Selon le rapport, les "agressions physiques restent à un niveau élevé". Perpétrées à 49% dans les lieux publics, elles représentent 11% des 1.212 témoignages recensés par l'association en 2005, principale source du document.
"C'est une phase de transition", a affirmé M. Obé. "On est à une période charnière, où les gens se montrent de plus en plus", a-t-il ajouté, évoquant l'agression en avril de deux jeunes hommes qui s'embrassaient sous un abribus à Orléans.

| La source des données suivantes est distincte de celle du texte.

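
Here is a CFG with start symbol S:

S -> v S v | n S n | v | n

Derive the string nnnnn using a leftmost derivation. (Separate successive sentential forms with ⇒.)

S ⇒ nSn ⇒ nnSnn ⇒ nnnnn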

"De la base jusqu'aux élites, les homophobes qui l'étaient de façon un peu latente et qui n'avaient pas besoin de l'exprimer plus que ça puisque la société l'était suffisamment, se sentent d'un coup presque menacés", a-t-il poursuivi.
"Des gens se sentent presque non seulement le droit, mais le devoir, de rétablir cet hétérocentrisme, c'est-à-dire la prédominance de l'hétérosexualité et que +non, ce n'est pas normal d'être homosexuel et qu'on est uniquement tolérés, et qu'à la limite si on n'existait pas, ce serait mieux+", a-t-il estimé.
L'association s'alarme de "la très importante progression des témoignages +mal de vivre+", qui représentent "8% du total, le double de l'année dernière", qu'elle attribue à une "intériorisation de l'homophobie ambiante" ravivée.
"C'est juste une homophobie qui ne dit pas son nom. On ne va jamais être licencié ni mis au placard pour cause d'homosexualité, donc elle est toujours déguisée", a expliqué Marion Le Moine, autre rédactrice, ce qui la rend "extrêmement difficile à prouver".